There is a new theme emerging with the USD BREAKOUT this week. Everything is weak against USD. $GBPUSD has fallen over 650 pips in 4 weeks. It ended last week on a technical break of the 61.8% Fibonacci retracement level of its entire rally off the January 2012 lows. That was the last defense for bulls though their case was lost with price action below 1.60 for 2 weeks now. However bearish cable may be this does not at all roll neatly into a weak sterling story.
On the contrary, sterling is killing almost everything else. GBP is at multi-year highs against the euro. No secret there as to why. But the commodity dollars are also weakening tremendously against sterling on broad-based weakness in commodities. The strong USD combined with slowing Chinese growth is looking to make commodity weakness a new trend in the short-term.

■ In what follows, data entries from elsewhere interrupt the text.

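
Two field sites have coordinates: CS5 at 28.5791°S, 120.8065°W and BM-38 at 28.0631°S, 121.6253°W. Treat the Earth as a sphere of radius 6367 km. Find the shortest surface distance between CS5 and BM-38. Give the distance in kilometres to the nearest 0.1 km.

Δφ = 0.5160°,  Δλ = -0.8188°
a = sin²(Δφ/2) + cos φ₁ cos φ₂ sin²(Δλ/2) = 0.000060
c = 2·arcsin(√a) = 0.015471 rad = 0.8864°
d = R·c = 6367 × 0.015471 = 98.5 km

98.5 km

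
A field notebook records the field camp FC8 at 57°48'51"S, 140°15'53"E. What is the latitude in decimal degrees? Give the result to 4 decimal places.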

When trading these markets, timing is crucial. The reason for the choppy consolidation around 1.60 in $GBPAUD and $GBPCAD is due to the sterling weakness in $GBPUSD and general GBP strength in $EURGBP and $GBPNZD. The EURGBP close below 0.80 signals more GBP strength; even as the $GBPUSD close below 1.5750 signals more GBP weakness there. The correlation is ironic. But price action is truth. The strong USD — strong GBP theme bears paying attention to as we head into summer trading.